In Acrobat 7.0, you can change the UserUnit size of a pdf to 75000 at most, giving you a page dimension size of 15 million by 15 million inches at most. That's enough to cover a sizable chunk (about half) of Germany
My complete medical history is coming up on 1k pages soon 😅
I love how you credit the stock images and the AI prompts.
That PDF game made me think of the old "Choose Your Own Adventure" and the "Which Way" books that I saw in the library when I was in elementary school....
Those were so enjoyable back then. I liked a but of control.
It kinda got out of control in school text books.jeje.😊
@@v.prestorpnrcrtlcrt2096
I wonder if people still read them, and even write them??
Now I want to port Myst to PDF...
and i thought my 300 page lecture slide/notes pdf was huge
What subject?
@PWingert1966 My biggest ones were my computer science assembly class and my neurobiology class. I concatenated all the lecture slides for open note tests when Zoom classes were mandatory. ctrl + f is my hero lol
They aren't public, so I can't share them, but I work with multi-thousand page PDFs at work every week. One projects we have at work has surveys that get mailed out and I have to parse the PDF before printing. Those survey PDFs are anywhere between 3000 and 12000 pages depending on how many recipients we have that week.
So... a 200,000 page text adventure, cool.

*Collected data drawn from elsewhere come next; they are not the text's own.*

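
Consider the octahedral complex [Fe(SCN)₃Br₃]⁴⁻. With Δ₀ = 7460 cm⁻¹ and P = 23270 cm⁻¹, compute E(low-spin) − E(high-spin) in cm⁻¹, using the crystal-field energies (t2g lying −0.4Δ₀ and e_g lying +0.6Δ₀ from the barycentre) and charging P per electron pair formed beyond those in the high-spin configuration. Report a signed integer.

31620

Ligand charges: 3×(-1) from SCN⁻ and 3×(-1) from Br⁻ sum to -6; with overall charge -4, Fe is +2.
Group 8 minus oxidation state +2 gives a d⁶ configuration for Fe²⁺.
In the high-spin limit (t2g^4 e_g^2) the orbital term is -0.4Δ₀ = -2984 cm⁻¹, with no excess pairing.
For low-spin the configuration is t2g^6 e_g^0: orbital energy -2.4 × 7460 = -17904 cm⁻¹, and 2 additional pairs relative to high-spin add 46540 cm⁻¹, giving 28636 cm⁻¹.
Thus E(LS) − E(HS) = 31620 cm⁻¹.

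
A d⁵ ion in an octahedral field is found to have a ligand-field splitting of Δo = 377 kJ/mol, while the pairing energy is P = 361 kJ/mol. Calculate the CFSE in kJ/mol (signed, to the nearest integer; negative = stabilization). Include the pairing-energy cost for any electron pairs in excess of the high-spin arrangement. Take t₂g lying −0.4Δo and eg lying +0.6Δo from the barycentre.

Since Δo = 377 kJ/mol > P = 361 kJ/mol, the complex adopts the low-spin configuration.
Configuration: t₂g⁵ eg⁰.
Orbital CFSE = -2.0Δo = -2.0 × 377 = -754 kJ/mol.
Excess pairs vs high-spin: 2 − 0 = 2; pairing cost = +722 kJ/mol.
Net CFSE = -754 + 722 = -32 kJ/mol.

-32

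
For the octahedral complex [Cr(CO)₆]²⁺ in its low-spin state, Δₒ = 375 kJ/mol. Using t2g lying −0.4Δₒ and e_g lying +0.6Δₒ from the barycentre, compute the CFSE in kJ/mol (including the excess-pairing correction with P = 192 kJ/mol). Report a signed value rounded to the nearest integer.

-408

CO is neutral, so the +2 overall charge sits on Cr: oxidation state +2.
Cr²⁺: group 6, so d-count = 6 − 2 = 4.
The d⁴ electrons fill as t2g^4 e_g^0.
Orbital CFSE = 4(-0.4) + 0(0.6) = -1.6Δₒ = -1.6 × 375 = -600 kJ/mol.
Relative to high-spin t2g^3 e_g^1 (0 paired), the low-spin configuration has 1 additional pair, contributing +1 × 192 = +192 kJ/mol.
Combining: -600 + 192 = -408 kJ/mol.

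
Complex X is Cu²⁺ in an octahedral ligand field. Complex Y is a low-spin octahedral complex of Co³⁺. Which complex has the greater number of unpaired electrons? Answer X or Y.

X

X: Cu sits in group 11; removing 2 electrons leaves Cu²⁺ with 11 − 2 = 9 d electrons; t2g^6 e_g^3 → 1 unpaired.
Y: Co³⁺: group 9, so d-count = 9 − 3 = 6; t2g^6 e_g^0 → 0 unpaired.
So X has more unpaired electrons.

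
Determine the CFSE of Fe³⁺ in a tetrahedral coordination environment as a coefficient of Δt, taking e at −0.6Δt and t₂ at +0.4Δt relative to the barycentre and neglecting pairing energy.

Fe sits in group 8; removing 3 electrons leaves Fe³⁺ with 8 − 3 = 5 d electrons.
Tetrahedral fields are weak (Δₜ ≈ 4/9 Δₒ), so electrons fill high-spin.
Configuration: e² t₂³.
CFSE = 2(-0.6Δt) + 3(0.4Δt) = -1.2Δt + 1.2Δt = 0.0Δt.

0.0 Δt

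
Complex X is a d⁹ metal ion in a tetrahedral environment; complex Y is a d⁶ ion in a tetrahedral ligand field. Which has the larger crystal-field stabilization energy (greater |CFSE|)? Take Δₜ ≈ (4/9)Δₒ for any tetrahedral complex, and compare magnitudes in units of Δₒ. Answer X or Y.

X: Tetrahedral splitting is small, so the complex is high-spin; e^4 t2^5, CFSE = -0.4Δₜ ≈ -0.18Δₒ.
Y: With tetrahedral geometry the complex is necessarily high-spin; e^3 t2^3, CFSE = -0.6Δₜ ≈ -0.27Δₒ.
So Y has the larger |CFSE|.

Y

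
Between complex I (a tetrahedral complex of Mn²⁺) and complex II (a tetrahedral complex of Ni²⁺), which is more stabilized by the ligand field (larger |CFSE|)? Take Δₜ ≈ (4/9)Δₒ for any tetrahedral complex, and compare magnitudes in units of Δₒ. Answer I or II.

II

I: Mn²⁺: group 7, so d-count = 7 − 2 = 5; Tetrahedral splitting is small, so the complex is high-spin; e² t₂³, CFSE = 0.0Δₜ ≈ 0.00Δₒ.
II: Group 10 minus oxidation state +2 gives a d⁸ configuration for Ni²⁺; Tetrahedral splitting is small, so the complex is high-spin; e⁴ t₂⁴, CFSE = -0.8Δₜ ≈ -0.36Δₒ.
So II has the larger |CFSE|.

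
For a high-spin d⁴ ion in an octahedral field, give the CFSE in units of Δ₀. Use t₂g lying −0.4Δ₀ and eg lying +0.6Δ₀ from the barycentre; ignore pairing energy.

Configuration: t₂g³ eg¹.
CFSE = 3(-0.4Δ₀) + 1(0.6Δ₀) = -1.2Δ₀ + 0.6Δ₀ = -0.6Δ₀.

-0.6 Δ₀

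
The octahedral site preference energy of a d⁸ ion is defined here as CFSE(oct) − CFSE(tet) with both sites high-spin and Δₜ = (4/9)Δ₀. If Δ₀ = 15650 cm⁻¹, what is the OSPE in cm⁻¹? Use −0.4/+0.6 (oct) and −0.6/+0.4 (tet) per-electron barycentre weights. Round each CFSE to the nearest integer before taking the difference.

Octahedral (high-spin): t₂g⁶ eg², CFSE = 6(−0.4) + 2(+0.6) = -1.2Δ₀ = -1.2 × 15650 = -18780 cm⁻¹.
Tetrahedral e⁴ t₂⁴ gives -0.8Δₜ = -0.8 × (4/9) × 15650 = -5564 cm⁻¹.
OSPE = -18780 − (-5564) = -13216 cm⁻¹.

-13216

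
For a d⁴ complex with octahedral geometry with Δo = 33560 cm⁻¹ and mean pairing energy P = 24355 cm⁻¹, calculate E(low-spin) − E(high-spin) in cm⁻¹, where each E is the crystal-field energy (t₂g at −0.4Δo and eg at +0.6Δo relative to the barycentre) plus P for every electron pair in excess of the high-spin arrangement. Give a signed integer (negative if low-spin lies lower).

-9205

High-spin: t₂g³ eg¹, CFSE = -0.6Δo = -20136 cm⁻¹.
Low-spin: t₂g⁴ eg⁰, orbital CFSE = -1.6Δo = -53696 cm⁻¹; plus 1 excess pair × P = +24355 cm⁻¹; total -29341 cm⁻¹.
The difference is -29341 − (-20136) = -9205 cm⁻¹, so low-spin lies lower.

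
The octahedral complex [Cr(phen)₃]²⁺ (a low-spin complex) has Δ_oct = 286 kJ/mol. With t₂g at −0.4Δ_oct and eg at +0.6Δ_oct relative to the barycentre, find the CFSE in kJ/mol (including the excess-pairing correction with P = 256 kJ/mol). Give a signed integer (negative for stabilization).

phen is neutral, so the +2 overall charge sits on Cr: oxidation state +2.
Cr is in group 6, so Cr²⁺ is d⁴ (6 − 2 = 4).
The d⁴ electrons fill as t₂g⁴ eg⁰.
CFSE(orbital) = 4×(-0.4Δ_oct) + 0×(0.6Δ_oct) = -1.6Δ_oct; with Δ_oct = 286 kJ/mol that is -458 kJ/mol.
Relative to high-spin t₂g³ eg¹ (0 paired), the low-spin configuration has 1 additional pair, contributing +1 × 256 = +256 kJ/mol.
Combining: -458 + 256 = -202 kJ/mol.

-202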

I gotta look into Undying Dusk. I have fond memories from many years ago of playing text adventures on my Commodore 64 (yes I'm that old)

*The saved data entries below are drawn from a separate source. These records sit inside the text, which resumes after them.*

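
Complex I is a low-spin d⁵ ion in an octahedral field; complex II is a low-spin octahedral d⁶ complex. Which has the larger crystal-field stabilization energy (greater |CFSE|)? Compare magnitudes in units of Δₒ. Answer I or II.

I: t2g^5 e_g^0, CFSE = -2.0Δₒ.
II: t₂g⁶ eg⁰, CFSE = -2.4Δₒ.
So II has the larger |CFSE|.

II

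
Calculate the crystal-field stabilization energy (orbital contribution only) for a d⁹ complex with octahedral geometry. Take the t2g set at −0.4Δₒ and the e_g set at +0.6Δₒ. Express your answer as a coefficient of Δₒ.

-0.6 Δₒ

For octahedral d⁹ the high- and low-spin configurations coincide.
Configuration: t2g^6 e_g^3.
CFSE = 6(-0.4Δₒ) + 3(0.6Δₒ) = -2.4Δₒ + 1.8Δₒ = -0.6Δₒ.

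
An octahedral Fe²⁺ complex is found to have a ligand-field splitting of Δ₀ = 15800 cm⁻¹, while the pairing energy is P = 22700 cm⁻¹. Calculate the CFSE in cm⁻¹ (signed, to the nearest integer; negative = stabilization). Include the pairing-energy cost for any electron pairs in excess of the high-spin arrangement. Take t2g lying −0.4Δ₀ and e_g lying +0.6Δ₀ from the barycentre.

-6320

Fe is in group 8, so Fe²⁺ is d⁶ (8 − 2 = 6).
Since Δ₀ = 15800 cm⁻¹ < P = 22700 cm⁻¹, the complex adopts the high-spin configuration.
Configuration: t2g^4 e_g^2.
Orbital CFSE = -0.4Δ₀ = -0.4 × 15800 = -6320 cm⁻¹.
High-spin has no excess pairs, so no pairing correction applies.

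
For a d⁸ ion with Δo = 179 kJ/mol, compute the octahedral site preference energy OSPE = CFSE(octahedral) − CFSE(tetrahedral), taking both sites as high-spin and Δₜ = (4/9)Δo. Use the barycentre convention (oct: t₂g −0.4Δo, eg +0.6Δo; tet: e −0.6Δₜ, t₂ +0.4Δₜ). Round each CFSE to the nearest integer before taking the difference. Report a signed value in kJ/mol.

Octahedral (high-spin): t2g^6 e_g^2, CFSE = 6(−0.4) + 2(+0.6) = -1.2Δo = -1.2 × 179 = -215 kJ/mol.
Tetrahedral e^4 t2^4 gives -0.8Δₜ = -0.8 × (4/9) × 179 = -64 kJ/mol.
OSPE = -215 − (-64) = -151 kJ/mol.

-151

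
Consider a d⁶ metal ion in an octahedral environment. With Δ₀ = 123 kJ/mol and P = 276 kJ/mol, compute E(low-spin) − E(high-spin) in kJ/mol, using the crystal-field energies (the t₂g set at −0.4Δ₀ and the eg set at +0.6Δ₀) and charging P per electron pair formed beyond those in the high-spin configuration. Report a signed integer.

High-spin d⁶ fills as t₂g⁴ eg² with CFSE 4(−0.4) + 2(+0.6) = -0.4Δ₀ = -49 kJ/mol.
Low-spin t₂g⁶ eg⁰ gives -2.4Δ₀ = -295 kJ/mol, but forming 2 extra pairs costs 2P = 552 kJ/mol, so E(LS) = -295 + 552 = 257 kJ/mol.
Thus E(LS) − E(HS) = 306 kJ/mol.

306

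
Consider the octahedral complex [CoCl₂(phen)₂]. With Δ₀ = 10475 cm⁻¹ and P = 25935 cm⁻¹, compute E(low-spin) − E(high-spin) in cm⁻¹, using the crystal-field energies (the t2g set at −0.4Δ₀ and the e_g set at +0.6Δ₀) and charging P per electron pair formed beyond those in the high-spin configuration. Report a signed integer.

15460

Ligand charges: 2×(-1) from Cl⁻ and 2×(+0) from phen sum to -2; with overall charge +0, Co is +2.
Group 9 minus oxidation state +2 gives a d⁷ configuration for Co²⁺.
High-spin: t2g^5 e_g^2, CFSE = -0.8Δ₀ = -8380 cm⁻¹.
Low-spin t2g^6 e_g^1 gives -1.8Δ₀ = -18855 cm⁻¹, but forming 1 extra pair costs 1P = 25935 cm⁻¹, so E(LS) = -18855 + 25935 = 7080 cm⁻¹.
Thus E(LS) − E(HS) = 15460 cm⁻¹.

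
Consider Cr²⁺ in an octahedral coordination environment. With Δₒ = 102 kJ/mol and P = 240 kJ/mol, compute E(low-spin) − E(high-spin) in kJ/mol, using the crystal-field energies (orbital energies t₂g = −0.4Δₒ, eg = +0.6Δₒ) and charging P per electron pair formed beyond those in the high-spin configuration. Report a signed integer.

138

Cr sits in group 6; removing 2 electrons leaves Cr²⁺ with 6 − 2 = 4 d electrons.
High-spin: t₂g³ eg¹, CFSE = -0.6Δₒ = -61 kJ/mol.
For low-spin the configuration is t₂g⁴ eg⁰: orbital energy -1.6 × 102 = -163 kJ/mol, and 1 additional pair relative to high-spin adds 240 kJ/mol, giving 77 kJ/mol.
The difference is 77 − (-61) = 138 kJ/mol, so high-spin lies lower.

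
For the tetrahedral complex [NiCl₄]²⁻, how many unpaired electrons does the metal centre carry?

2

Each Cl⁻ contributes -1; 4 × (-1) = -4. With overall charge -2, Ni is in the +2 oxidation state.
Ni²⁺: group 10, so d-count = 10 − 2 = 8.
With tetrahedral geometry the complex is necessarily high-spin.
Configuration: e⁴ t₂⁴, giving 2 unpaired electrons.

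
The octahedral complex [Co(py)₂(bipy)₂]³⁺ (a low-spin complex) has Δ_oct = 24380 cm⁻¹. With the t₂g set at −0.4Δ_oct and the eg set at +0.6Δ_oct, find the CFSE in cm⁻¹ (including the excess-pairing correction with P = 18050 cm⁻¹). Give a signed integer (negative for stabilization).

-22412

Ligand charges: 2×(+0) from py and 2×(+0) from bipy sum to +0; with overall charge +3, Co is +3.
Co is in group 9, so Co³⁺ is d⁶ (9 − 3 = 6).
Configuration: t₂g⁶ eg⁰.
CFSE(orbital) = 6×(-0.4Δ_oct) + 0×(0.6Δ_oct) = -2.4Δ_oct; with Δ_oct = 24380 cm⁻¹ that is -58512 cm⁻¹.
Relative to high-spin t₂g⁴ eg² (1 paired), the low-spin configuration has 2 additional pairs, contributing +2 × 18050 = +36100 cm⁻¹.
Net CFSE = -58512 + 36100 = -22412 cm⁻¹.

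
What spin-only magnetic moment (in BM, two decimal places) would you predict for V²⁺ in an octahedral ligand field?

3.87 BM

V is in group 5, so V²⁺ is d³ (5 − 2 = 3).
For octahedral d³ the high- and low-spin configurations coincide.
Configuration: t2g^3 e_g^0 → 3 unpaired electrons.
μ(spin-only) = √[3(3+2)] = √15 ≈ 3.87 BM.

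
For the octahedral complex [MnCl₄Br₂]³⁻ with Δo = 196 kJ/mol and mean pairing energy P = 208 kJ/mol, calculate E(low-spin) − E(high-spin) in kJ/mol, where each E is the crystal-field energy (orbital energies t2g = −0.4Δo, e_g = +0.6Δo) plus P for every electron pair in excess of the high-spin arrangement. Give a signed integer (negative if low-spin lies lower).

12

Ligand charges: 4×(-1) from Cl⁻ and 2×(-1) from Br⁻ sum to -6; with overall charge -3, Mn is +3.
Mn³⁺: group 7, so d-count = 7 − 3 = 4.
In the high-spin limit (t2g^3 e_g^1) the orbital term is -0.6Δo = -118 kJ/mol, with no excess pairing.
Low-spin t2g^4 e_g^0 gives -1.6Δo = -314 kJ/mol, but forming 1 extra pair costs 1P = 208 kJ/mol, so E(LS) = -314 + 208 = -106 kJ/mol.
E(LS) − E(HS) = -106 − (-118) = 12 kJ/mol.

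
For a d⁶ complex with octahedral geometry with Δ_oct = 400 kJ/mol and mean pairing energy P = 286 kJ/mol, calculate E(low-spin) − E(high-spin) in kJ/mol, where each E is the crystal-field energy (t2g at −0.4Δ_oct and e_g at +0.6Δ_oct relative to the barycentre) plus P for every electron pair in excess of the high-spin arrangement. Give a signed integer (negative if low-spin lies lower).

-228

High-spin d⁶ fills as t2g^4 e_g^2 with CFSE 4(−0.4) + 2(+0.6) = -0.4Δ_oct = -160 kJ/mol.
For low-spin the configuration is t2g^6 e_g^0: orbital energy -2.4 × 400 = -960 kJ/mol, and 2 additional pairs relative to high-spin add 572 kJ/mol, giving -388 kJ/mol.
Thus E(LS) − E(HS) = -228 kJ/mol.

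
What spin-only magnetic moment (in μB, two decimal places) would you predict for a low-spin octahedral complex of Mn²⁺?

Mn sits in group 7; removing 2 electrons leaves Mn²⁺ with 7 − 2 = 5 d electrons.
Configuration: t₂g⁵ eg⁰ → 1 unpaired electron.
μ(spin-only) = √[1(1+2)] = √3 ≈ 1.73 μB.

1.73 μB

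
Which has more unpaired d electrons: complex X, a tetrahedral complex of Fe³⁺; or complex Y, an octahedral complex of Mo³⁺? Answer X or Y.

X: Fe sits in group 8; removing 3 electrons leaves Fe³⁺ with 8 − 3 = 5 d electrons; Tetrahedral splitting is small, so the complex is high-spin; e² t₂³ → 5 unpaired.
Y: Mo³⁺: group 6, so d-count = 6 − 3 = 3; t₂g³ eg⁰ → 3 unpaired.
So X has more unpaired electrons.

X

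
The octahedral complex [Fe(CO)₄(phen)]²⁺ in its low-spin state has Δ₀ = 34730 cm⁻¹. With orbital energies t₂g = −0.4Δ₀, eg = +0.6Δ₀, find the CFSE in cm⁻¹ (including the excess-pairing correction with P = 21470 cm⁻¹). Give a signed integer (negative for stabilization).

Ligand charges: 4×(+0) from CO and 1×(+0) from phen sum to +0; with overall charge +2, Fe is +2.
Fe²⁺: group 8, so d-count = 8 − 2 = 6.
The d⁶ electrons fill as t₂g⁶ eg⁰.
Orbital CFSE = 6(-0.4) + 0(0.6) = -2.4Δ₀ = -2.4 × 34730 = -83352 cm⁻¹.
Pairing penalty: 3 pairs vs 1 in the high-spin reference → 2 extra × P = 42940 cm⁻¹.
Combining: -83352 + 42940 = -40412 cm⁻¹.

-40412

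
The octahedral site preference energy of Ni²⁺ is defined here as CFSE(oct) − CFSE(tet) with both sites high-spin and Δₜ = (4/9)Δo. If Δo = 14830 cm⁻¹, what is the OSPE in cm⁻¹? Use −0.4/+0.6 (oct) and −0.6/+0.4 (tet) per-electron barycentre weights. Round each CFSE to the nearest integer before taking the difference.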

at work we have some pdf's with 140k pages, they literally take ages to load up and it crashes like 7/10 times
Cool, a game in a PDF!
I bet Boeing or Airbus must have some really huge pdfs. The complexity of a modern plane is unimaginable.
I knew as soon as i saw the thumbnail that this had to be an export from MSDN 😂😂😂
Attorneys deal with large pdfs regularly. When you request production of communications between people, you often get pdf export of emails from 10s of relevant people for years and years of entries. It's a nightmare to having to sort through to find evidence so I always prefer to handle such large evidence in pst or msg or other native email files. I'm sure there are legal reference books that are millions of pages long out there. It's not uncommon for a legal refence series to spank 10s of THICK books spanning multiple bookshelves.
But if they need to produce all these documents for say a NTG or NTP, wouldn't they be individual files, not one massive combined pdf?
5 thousand pages. It's my Cpp Textbook.
A lot of textbooks easily reach the order of the thousands of pages. I think 10000 is the upper limit before they start to split them into volumes rather than a single book.
I once downloaded a txt file which was over 1gb in size. it contained the first 1 billion digits of pi.
I'm not sure how many oages it was, but it was quite long.
I’m interested in hearing about chat gpt’s troubleshooting performance with thee specialised dataset? Worth it?